Coding with threads: Frame loom

After writing the 4 shaft loom simulation the next job was to try weaving the structures with real threads. Would I be able to replicate the predicted patterns and structures? Ellen warned me that the meander weave would result in unstable fabric, but it would depend on the nature of the material used so was worth trying. Originally I planned to warp up the Harris loom but I need to work up to that as it’s a big and complex job, so I quickly built a frame loom with some bits of wood and nails at 5mm intervals to hold the warp in place.

A simple frame loom

Here you can see it set up with the all important first ‘shed’ (name given to the gap between subsets of warp theads), which defines the order of the threads. I packed the warp too tightly and messily so this was important – luckily as the yarn colours alternate so it made it easy to make.

'sleying' the warp

Here I’m sleying the shafts using threads to pick up the warp as defined by the simulation toggle buttons. The threads (which form heddles) are tied on to wooden poles which are pulled in different combinations during weaving. This is the approach we saw on the warp weighted looms in Copenhagen, I’m not sure if it’s usually used on frame looms – it was cumbersome but much faster than counting threads manually each time. It’s important to use thinner threads than the warp, but you need to put quite a bit of tension on them so they need to be strong. There is something very appropriate in the context of this project about coding threads with threads in this way.
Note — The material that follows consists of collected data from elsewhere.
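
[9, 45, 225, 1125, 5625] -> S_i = 9*5^i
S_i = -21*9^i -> [-21, -189, -1701, -15309, -137781]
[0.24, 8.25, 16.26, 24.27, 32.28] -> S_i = 0.24 + 8.01*i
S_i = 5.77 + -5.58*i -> [5.77, 0.19, -5.39, -10.97, -16.55]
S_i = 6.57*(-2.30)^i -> [6.57, -15.11, 34.76, -79.94, 183.86]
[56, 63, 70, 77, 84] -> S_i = 56 + 7*i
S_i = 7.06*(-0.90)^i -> [7.06, -6.35, 5.72, -5.15, 4.63]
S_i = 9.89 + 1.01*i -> [9.89, 10.9, 11.91, 12.92, 13.93]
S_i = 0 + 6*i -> [0, 6, 12, 18, 24]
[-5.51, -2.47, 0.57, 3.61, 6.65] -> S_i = -5.51 + 3.04*i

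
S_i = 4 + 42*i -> [4, 46, 88, 130, 172]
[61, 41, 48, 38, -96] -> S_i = Random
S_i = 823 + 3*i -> [823, 826, 829, 832, 835]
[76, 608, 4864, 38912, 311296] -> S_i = 76*8^i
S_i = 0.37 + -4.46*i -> [0.37, -4.09, -8.55, -13.01, -17.47]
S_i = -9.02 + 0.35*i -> [-9.02, -8.67, -8.32, -7.97, -7.62]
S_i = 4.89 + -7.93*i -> [4.89, -3.04, -10.97, -18.9, -26.83]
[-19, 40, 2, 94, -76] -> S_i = Random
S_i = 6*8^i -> [6, 48, 384, 3072, 24576]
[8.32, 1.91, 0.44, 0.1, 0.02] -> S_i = 8.32*0.23^i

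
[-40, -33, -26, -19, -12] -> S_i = -40 + 7*i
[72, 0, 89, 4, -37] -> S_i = Random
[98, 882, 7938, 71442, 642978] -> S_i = 98*9^i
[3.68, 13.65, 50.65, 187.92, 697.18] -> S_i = 3.68*3.71^i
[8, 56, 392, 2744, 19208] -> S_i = 8*7^i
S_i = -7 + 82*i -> [-7, 75, 157, 239, 321]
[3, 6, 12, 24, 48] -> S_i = 3*2^i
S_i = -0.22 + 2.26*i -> [-0.22, 2.04, 4.3, 6.56, 8.82]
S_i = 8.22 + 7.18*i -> [8.22, 15.4, 22.58, 29.76, 36.94]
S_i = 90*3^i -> [90, 270, 810, 2430, 7290]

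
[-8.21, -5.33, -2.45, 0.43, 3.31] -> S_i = -8.21 + 2.88*i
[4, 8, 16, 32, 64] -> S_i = 4*2^i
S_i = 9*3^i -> [9, 27, 81, 243, 729]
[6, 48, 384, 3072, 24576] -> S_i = 6*8^i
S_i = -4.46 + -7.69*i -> [-4.46, -12.15, -19.84, -27.53, -35.22]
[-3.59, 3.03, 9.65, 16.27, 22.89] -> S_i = -3.59 + 6.62*i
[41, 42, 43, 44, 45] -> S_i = 41 + 1*i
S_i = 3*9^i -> [3, 27, 243, 2187, 19683]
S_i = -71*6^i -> [-71, -426, -2556, -15336, -92016]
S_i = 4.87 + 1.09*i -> [4.87, 5.96, 7.05, 8.14, 9.23]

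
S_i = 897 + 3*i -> [897, 900, 903, 906, 909]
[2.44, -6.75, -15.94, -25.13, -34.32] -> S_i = 2.44 + -9.19*i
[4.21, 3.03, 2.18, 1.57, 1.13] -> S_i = 4.21*0.72^i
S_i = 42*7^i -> [42, 294, 2058, 14406, 100842]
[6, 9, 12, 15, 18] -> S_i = 6 + 3*i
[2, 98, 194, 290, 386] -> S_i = 2 + 96*i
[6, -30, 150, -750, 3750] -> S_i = 6*-5^i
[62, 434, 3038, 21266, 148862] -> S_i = 62*7^i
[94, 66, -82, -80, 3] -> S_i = Random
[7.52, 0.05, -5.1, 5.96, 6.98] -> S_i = Random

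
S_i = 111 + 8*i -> [111, 119, 127, 135, 143]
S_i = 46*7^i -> [46, 322, 2254, 15778, 110446]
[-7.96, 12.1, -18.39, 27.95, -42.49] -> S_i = -7.96*(-1.52)^i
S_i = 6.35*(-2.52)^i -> [6.35, -16.0, 40.33, -101.62, 256.08]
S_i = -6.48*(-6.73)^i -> [-6.48, 43.61, -293.5, 1975.24, -13293.38]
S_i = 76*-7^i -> [76, -532, 3724, -26068, 182476]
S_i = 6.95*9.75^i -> [6.95, 67.76, 660.68, 6441.67, 62806.31]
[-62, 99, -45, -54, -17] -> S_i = Random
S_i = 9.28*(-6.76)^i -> [9.28, -62.73, 424.07, -2866.74, 19379.15]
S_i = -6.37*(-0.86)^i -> [-6.37, 5.48, -4.71, 4.05, -3.48]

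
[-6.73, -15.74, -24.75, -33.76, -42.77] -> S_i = -6.73 + -9.01*i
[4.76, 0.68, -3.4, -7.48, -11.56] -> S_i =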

Four shafts set up ready to start

Here it is finished and ready to start weaving. I numbered the shafts with pencil but it’s actually very obvious based on the order they are attached so I never used them. Following the lift plan from the simulation was quite easy, thinking about the pattern more than the combinations of numbers – as I went on I could tell where I was based on the nature of the shed, keeping an eye on the rhythm of the warp threads picked up. Also the parts where I need to lift 3 and leave 1 was really tricky – not helped by the fact that the resulting weft was difficult to see at that point.

Picking up shaft 4

In relation to livecoding, I was surprised to the extent that improvisation is required when weaving even based on a predefined pattern. There is a lot of reasoning required in response to issues of structure that cannot be defined ahead of time. You need to respond to the interactions of the materials and the loom itself, the most obvious problem you need to think about and solve ‘live’ is the selvedge – the edges of the fabric. In order to keep the weave from falling apart you need to ‘tweak’ the first and last warp thread based on which weft yarn colour thread you are using. The different weft threads also need to go over/under each other in a suitable manner which interacts with this. This will be important to include in the simulation properly, but this will only give an early indication of problematic decisions, rather than a failsafe solution.

Meander closeup

Here’s a closeup of the meander pattern compared to the simulation. The yarn is cheap and a bit fuzzy, but hopefully you can see the structure – the differences are interesting. I’m not sure how this will distort further when I remove it from the loom and the tension is gone.

Freestyle patterns

Here are some more freestyle patterns, the boxy ones turned out to be more stable than the meanders – it’s really satisfying to see them emerge from the abstract set of rules that you work with to lift the shafts, not unlike graphics programming. Which of the 4 shafts to lift can be thought of like 4 bit opcodes with different ordering resulting in indirect pattern shifts.

There are three types of limitation that I’d like to note and think about (especially in terms of incorporating them in a programming language). One is the selvedge, as I mentioned earlier – another is floats, which cause the problems on the meander pattern (long threads not incorporated into the fabric). The third is more subtle, some sequences of sheds cause problems when packing down the weft, for example if you are not too careful you can cause the ordering of the weft colours to be disrupted in some situations.